On Dec 2, 8:05 pm, Maxim Yegorushkin <maxim.yegorush...@gmail.com>
wrote:
On Dec 2, 1:55 pm, abir <abirba...@gmail.com> wrote:
Hi,
In the std containers erase takes a const_iterator.
This is not so.
In std containers erase member function is a non-const member
function, because it changes the container contents. It would not be
logical for that function to accept const_iterator.
Though the MSDN document (I am using VC9 express) says it it an
iterator
http://msdn.microsoft.com/en-us/library/ceh559x2(VS.80).aspx
and SGI is saying the same, the code says it is an const iterator and
thus,
std::vector<int> v;
v.push_back(1);
const std::vector<int>& cv = v;
std::cout<<typeid(cv.begin()).name()<<"\n";
v.erase(cv.begin());
This code runs perfectly, and indeed cv.begin() is const_iterator and
i think
it is not possible to convert a const_iterator to iterator, though the
other way is possible.
So not sure if i am missing something or it is bug from msvc side.
Will check it on gcc.
I have my own container and there const_iterator is a const pointer
to the item.
I want to free the memory for the item on erase (i.e both destroy &
deallocate).
However deallocate function for allocator (and so delete, free etc)
takes a pointer rather than
a const pointer.
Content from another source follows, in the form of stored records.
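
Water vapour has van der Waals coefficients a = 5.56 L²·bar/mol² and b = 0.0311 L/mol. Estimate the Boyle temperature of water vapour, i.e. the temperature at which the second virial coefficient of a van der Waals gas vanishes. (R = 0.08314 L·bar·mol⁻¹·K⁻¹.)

T_B ≈ 2150 K

For a van der Waals gas the second virial coefficient B₂ = b − a/(RT) vanishes at T_B = a/(Rb).
T_B = 5.56/(0.08314×0.0311) = 5.56/0.0025857 = 2150 K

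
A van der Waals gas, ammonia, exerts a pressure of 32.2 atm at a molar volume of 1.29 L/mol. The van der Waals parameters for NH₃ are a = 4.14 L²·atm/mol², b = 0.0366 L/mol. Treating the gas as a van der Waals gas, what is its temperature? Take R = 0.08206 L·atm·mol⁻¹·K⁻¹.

T ≈ 529.8 K

T = (P + a/V_m²)(V_m − b)/R
P + a/V_m² = 32.2 + 4.14/(1.29)² = 34.688 atm
V_m − b = 1.29 − 0.0366 = 1.2534 L/mol
T = (34.688)(1.2534)/0.08206 = 529.8 K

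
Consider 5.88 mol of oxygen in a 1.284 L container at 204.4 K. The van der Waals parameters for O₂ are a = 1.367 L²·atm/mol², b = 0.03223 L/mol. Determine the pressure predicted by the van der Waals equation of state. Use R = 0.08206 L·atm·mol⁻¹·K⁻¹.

P = nRT/(V − nb) − a n²/V²
nRT/(V − nb) = (5.88)(0.08206)(204.4)/(1.284 − 5.88×0.03223) = 98.626/1.0945 = 90.111 atm
a n²/V² = (1.367)(5.88)²/(1.284)² = 28.668 atm
P = 90.111 − 28.668 = 61.44 atm

P ≈ 61.44 atm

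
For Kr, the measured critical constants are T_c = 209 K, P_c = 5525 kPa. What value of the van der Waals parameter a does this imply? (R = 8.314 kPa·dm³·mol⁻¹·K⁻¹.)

From T_c = 8a/(27Rb) and P_c = a/(27b²): a = 27 R² T_c²/(64 P_c).
a = 27×(8.314)²×(209)²/(64×5525) = 81522291/353600 = 230.5 kPa·dm⁶/mol²

a ≈ 230.5 kPa·dm⁶/mol²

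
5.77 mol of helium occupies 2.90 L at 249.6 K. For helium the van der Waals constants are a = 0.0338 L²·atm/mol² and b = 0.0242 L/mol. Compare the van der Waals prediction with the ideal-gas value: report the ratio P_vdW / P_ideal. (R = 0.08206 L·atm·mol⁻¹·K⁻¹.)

P_vdW / P_ideal ≈ 1.047

Ideal: P_ideal = nRT/V = (5.77)(0.08206)(249.6)/2.90 = 40.7525 atm
vdW: P = nRT/(V − nb) − a n²/V² = 118.182/2.76037 − 1.12530/8.41000 = 42.8138 − 0.133805 = 42.6800 atm
Ratio = 42.6800/40.7525 = 1.047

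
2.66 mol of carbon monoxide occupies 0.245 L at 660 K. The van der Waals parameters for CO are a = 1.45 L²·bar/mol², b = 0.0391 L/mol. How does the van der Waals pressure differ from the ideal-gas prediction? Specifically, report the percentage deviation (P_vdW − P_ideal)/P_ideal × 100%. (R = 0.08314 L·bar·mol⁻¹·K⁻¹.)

45.08 %

Ideal: P_ideal = nRT/V = (2.66)(0.08314)(660)/0.245 = 595.757 bar
vdW: P = nRT/(V − nb) − a n²/V² = 145.961/0.140994 − 10.2596/0.0600250 = 1035.23 − 170.922 = 864.31 bar
% deviation = (864.31 − 595.757)/595.757 × 100% = 45.08%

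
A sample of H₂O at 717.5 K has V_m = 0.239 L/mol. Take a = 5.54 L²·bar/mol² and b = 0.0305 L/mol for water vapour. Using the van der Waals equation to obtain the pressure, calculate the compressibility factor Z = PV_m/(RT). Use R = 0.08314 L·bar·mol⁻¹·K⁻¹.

Z ≈ 0.7577

P = RT/(V_m − b) − a/V_m² = (0.08314)(717.5)/(0.239 − 0.0305) − 5.54/(0.239)²
  = 59.653/0.20850 − 96.987 = 286.11 − 96.987 = 189.12 bar
Z = PV_m/(RT) = (189.12)(0.239)/((0.08314)(717.5)) = 45.200/59.653 = 0.7577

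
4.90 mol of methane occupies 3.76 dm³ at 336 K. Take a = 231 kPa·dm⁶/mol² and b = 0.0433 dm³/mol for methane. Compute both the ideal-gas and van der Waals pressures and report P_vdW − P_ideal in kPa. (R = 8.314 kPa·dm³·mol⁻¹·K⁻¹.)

Ideal: P_ideal = nRT/V = (4.90)(8.314)(336)/3.76 = 3640.47 kPa
vdW: P = nRT/(V − nb) − a n²/V² = 13688.2/3.54783 − 5546.31/14.1376 = 3858.19 − 392.309 = 3465.88 kPa
ΔP = 3465.88 − 3640.47 = -174.6 kPa

ΔP ≈ -174.6 kPa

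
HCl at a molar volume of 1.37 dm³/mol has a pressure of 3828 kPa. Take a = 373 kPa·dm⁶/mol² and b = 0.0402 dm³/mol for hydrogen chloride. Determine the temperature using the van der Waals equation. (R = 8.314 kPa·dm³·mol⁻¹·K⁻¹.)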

Is that mean i have to cast it back to a pointer?
Make your_container::erase() accept non-const iterators.
That is what i do. But my point is, if const pointer can be destroyed
(though can't be modified)
so why can't const_iterator do the same?
I was looking at std::list. There even a const_iterator returns a non
const node pointer (not very sure though).
Also how this works ? does the operator delete automatically cast it
to a non const type ?
const testobj* to = new testobj(1,1);
delete to;
There are two different things in C++ named delete: a) delete-
expression; b) operator delete. Here you are using delete-expression
and it ignores const-ness and volatile-ness. What delete-expression a)
does is it calls the destructor of the object and then invokes
operator delete b).
In C, while this works
char* ch = (char*)std::malloc(5);
std::free(ch);
for a const pointer i explicitly need to cast it back like,
const char* ch = (const char*)std::malloc(5);
std::free((char*)ch);//or std::free(void*)ch);
In C++ the equivalents of malloc/free are operator new/delete, not new/
delete-expression:
#include <new>
int main()
{
char const* c = (char const*)operator new(5);
operator delete((void*)c); // need a cast here
}
I understand that. What i want to know whether delete expression after
calling destructor
implicitly cast the const pointer to non const before calling delete
operator? as delete operator
takes a void* (and not a const void*) and the pointer available after
destruction is const T* (T is the object type) which can be converted
to const void* but not to void* in 'ordinary cases'.
It seems delete expression, as you said does that extra thing to
remove const-ness and volatile
from the pointer before calling delete operator (Though i don't know
why!).
Thanks for reply.
abir
--
Max